4. Assurer une large disponibilité des services de santé mentale et de soutien psychosocial en situation d’urgence.
5. Soutenir le relèvement après le Covid-19 en mettant en place des services de santé mentale pour l’avenir (promotion des services de santé mentale communautaire).
6. Montrer l’exemple dans l’application des consignes de sécurité sanitaire.
7. Pour les soignants, toute une politique d’encouragement et de soutien est indispensable en faveur de cette catégorie si précieuse et vitale
Des troubles pouvant être graves et invalidants
L’impact de la crise du Covid-19 et de ses suites est extrêmement négatif sur la santé physique, mentale et le bien-être social. Les troubles psychologiques durant cette pandémie peuvent être graves et invalidants comme :
• État de stress post-traumatique dans la famille Covid
• Anxiété dans toutes ses formes
• Dépression chez les anciens patients
• Décompensation des patients due à une difficulté à se procurer les médicaments
La santé mentale constitue une urgence. La prise en charge doit obligatoirement comporter l’identification des troubles psychiatriques et des violences physiques et psychiques subies durant la période de la pandémie.
La crise du Covid-19 nous a permis de revoir nos priorités et parfois même de changer de vie.
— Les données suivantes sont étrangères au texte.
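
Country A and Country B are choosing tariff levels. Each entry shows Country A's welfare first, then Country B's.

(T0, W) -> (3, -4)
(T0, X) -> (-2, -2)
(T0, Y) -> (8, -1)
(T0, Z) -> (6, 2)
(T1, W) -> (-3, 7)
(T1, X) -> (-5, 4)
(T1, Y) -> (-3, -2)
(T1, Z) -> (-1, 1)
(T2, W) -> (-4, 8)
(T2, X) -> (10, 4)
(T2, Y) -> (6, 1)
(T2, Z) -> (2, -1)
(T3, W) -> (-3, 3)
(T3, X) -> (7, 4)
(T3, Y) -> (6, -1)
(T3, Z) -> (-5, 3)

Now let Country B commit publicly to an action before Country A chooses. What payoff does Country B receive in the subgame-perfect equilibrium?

4

Solve by backward induction (Country B leads).
- W → Country A plays T0 (best of 3, -3, -4, -3); Country B gets -4.
- X → Country A plays T2 (best of -2, -5, 10, 7); Country B gets 4.
- Y → Country A plays T0 (best of 8, -3, 6, 6); Country B gets -1.
- Z → Country A plays T0 (best of 6, -1, 2, -5); Country B gets 2.
Country B's induced payoffs are -4, 4, -1, 2, so Country B commits to X. Subgame-perfect outcome: (T2, X) with payoffs (10, 4).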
Pour certains patients qui ont été atteints du Covid, elle leur a montré l’importance de la vie et la futilité de l’être humain devant la mort. Elle les a obligés à s’adapter pendant un certain temps à l’incertitude de vivre. Elle leur a donc donné un nouveau goût à cette seconde vie si précieuse où ils vivront leurs propres désirs et plaisirs. La résilience prendra donc le dessus.
En plus de cette pandémie, le Tunisien est en butte à une véritable crise économique. En effet, l’heure est grave, beaucoup de désespoir fuse de tous les côtés ; les pauvres se sont davantage appauvris, les moins pauvres le sont devenus ; et les riches craignent pour leurs richesses devant l’éclosion de nouveaux riches en grand nombre.
Au niveau sociétal, cette crise pourrait nous conduire à être solidaires autour d’un but commun : sauver notre pays de la misère anarchique et dogmatique et œuvrer à l’émergence d’une société nouvelle basée sur des priorités du pays, à savoir améliorer les soins et réformer le système éducatif en s’ouvrant à d’autres nouveautés numériques et en innovant sans copier-coller d’autres pays.